The controversial proposal mentioned above surrounded E/M services, specifically, how physicians document and are paid for such services. E/M codes are straightforward. As their name suggests they “classify services provided by physicians in evaluating patients and managing their medical care.” Although routine, these services provide an important baseline in the care process, determining the complexity of any subsequent care needed. The current guidelines for documenting such visits, created in 1995 and 1997, have long been considered outdated for modern practice. After asking for feedback on overhauling the guidelines in last year’s MPFS Proposed Rule, CMS delivered a number of proposed changes in this year’s rule.
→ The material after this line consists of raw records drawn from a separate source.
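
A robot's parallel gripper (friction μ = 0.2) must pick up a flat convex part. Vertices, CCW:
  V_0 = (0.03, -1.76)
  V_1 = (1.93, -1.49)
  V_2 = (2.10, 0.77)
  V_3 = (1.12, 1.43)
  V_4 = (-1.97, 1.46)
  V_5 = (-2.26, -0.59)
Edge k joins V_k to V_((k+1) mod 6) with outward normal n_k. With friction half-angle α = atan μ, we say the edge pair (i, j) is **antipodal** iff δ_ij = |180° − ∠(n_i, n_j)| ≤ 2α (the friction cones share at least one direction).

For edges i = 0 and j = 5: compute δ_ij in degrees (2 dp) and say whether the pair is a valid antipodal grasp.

δ = 144.85°, invalid

α = atan 0.2 = 11.31°;  2α = 22.62°
edge 0: e_0 = (+1.90, +0.27);  n_0 = (+0.1407, -0.9901)
edge 5: e_5 = (+2.29, -1.17);  n_5 = (-0.4550, -0.8905)
∠(n_0, n_5) = 35.15°
δ = |180° − 35.15°| = 144.85°
144.85° > 2α = 22.62°  →  invalid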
Many of these changes centered around reducing time and redundancy, such as allowing practitioners to review and sign-off on, rather than re-enter, information added to the medical record by ancillary staff. CMS also proposed that, for established patients, practitioners focus on documenting information that has changed rather than re-recording a defined list of elements. The health care community applauded both proposals and others like them and CMS finalized them.
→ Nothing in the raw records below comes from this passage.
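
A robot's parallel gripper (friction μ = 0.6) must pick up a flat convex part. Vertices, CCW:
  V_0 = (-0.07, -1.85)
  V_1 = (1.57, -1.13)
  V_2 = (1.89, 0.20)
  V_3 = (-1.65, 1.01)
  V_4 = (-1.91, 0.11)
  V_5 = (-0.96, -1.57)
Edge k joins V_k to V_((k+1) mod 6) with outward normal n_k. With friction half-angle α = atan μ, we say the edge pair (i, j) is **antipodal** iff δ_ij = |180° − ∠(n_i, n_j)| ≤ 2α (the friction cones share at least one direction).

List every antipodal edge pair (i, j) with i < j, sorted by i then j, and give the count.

α = atan 0.6 = 30.96°;  2α = 61.93°
n_0 = (+0.4020, -0.9156)
n_1 = (+0.9723, -0.2339)
n_2 = (+0.2230, +0.9748)
n_3 = (-0.9607, +0.2775)
n_4 = (-0.8705, -0.4922)
n_5 = (-0.3001, -0.9539)
  (0,1): δ = 127.23°  ·
  (0,2): δ = 36.59°  ✓
  (0,3): δ = 50.18°  ✓
  (0,4): δ = 95.78°  ·
  (0,5): δ = 138.83°  ·
  (1,2): δ = 89.36°  ·
  (1,3): δ = 2.59°  ✓
  (1,4): δ = 43.02°  ✓
  (1,5): δ = 86.06°  ·
  (2,3): δ = 93.23°  ·
  (2,4): δ = 47.62°  ✓
  (2,5): δ = 4.58°  ✓
  (3,4): δ = 134.40°  ·
  (3,5): δ = 91.35°  ·
  (4,5): δ = 136.95°  ·
antipodal pairs: 6

count = 6; pairs: (0,2), (0,3), (1,3), (1,4), (2,4), (2,5)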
Proposed changes to payments, however, were not so well-received. Currently, E/M visits are paid according to complexity, with the most complex, Level 5, visits receiving the highest reimbursement and the least complex, Level 1, visits receiving the lowest reimbursement. In this year’s MPFS, CMS proposed a drastic new structure, in which the five levels of complexity would be collapsed into just two levels, with one lower Level 1 payment and one higher payment for Levels 2 through 5. The proposal outraged the health care industry and medical professionals posted comments on the Federal Register, made their voice heard in op-eds in the Hill, Health Affairs and the New England Journal of Medicine, and in an AMA letter in which 170 medical groups signed on to oppose the changes. Consequently, the MPFS Final Rule put forward a much reduced proposal, collapsing payments into three rates—rather than the proposed two—and, more importantly, pushed any changes off until 2021. Substantial advocacy in the intervening years could pull back the policy even further.

Other Final Provisions

The rest of the CY 2019 Final Rule proved much less controversial. Many cheered the addition of a number of new codes for telehealth, as CMS worked around strict statutory requirements that has limited telehealth reimbursement to rural/under-served locations. CMS elected for no change to payment rates for off-campus hospital outpatient departments (HOPD), now covered in the MPFS after their payments were split off from the Outpatient Prospective Payment System (OPPS) rates beginning in 2017. This policy is an effort by CMS to prevent hospitals from acquiring freestanding physician offices or ASCs and realizing higher reimbursement rates for the same procedures. These facilities will continue to be paid at 40 percent of the OPPS rate.

Finally, this year CMS folded the Quality Payment Program (QPP)—the Medicare Access and CHIP Reauthorization Act (MACRA) mandated value-based purchasing program for Medicare physician payments—into the MPFS. The QPP includes the Merit-based Incentive Payment System (MIPS), which ASC clinicians might be participating in. CMS made only minor updates to the MIPS program for 2019, most notably renaming the Advancing Care Information (ACI) performance category to Promoting Interoperability and thus aligning it with the Inpatient Prospective Payment System rule earlier in the year. ASC-based clinicians, however, continue to be exempt from reporting in this category due to lack of access to certified EHR technology.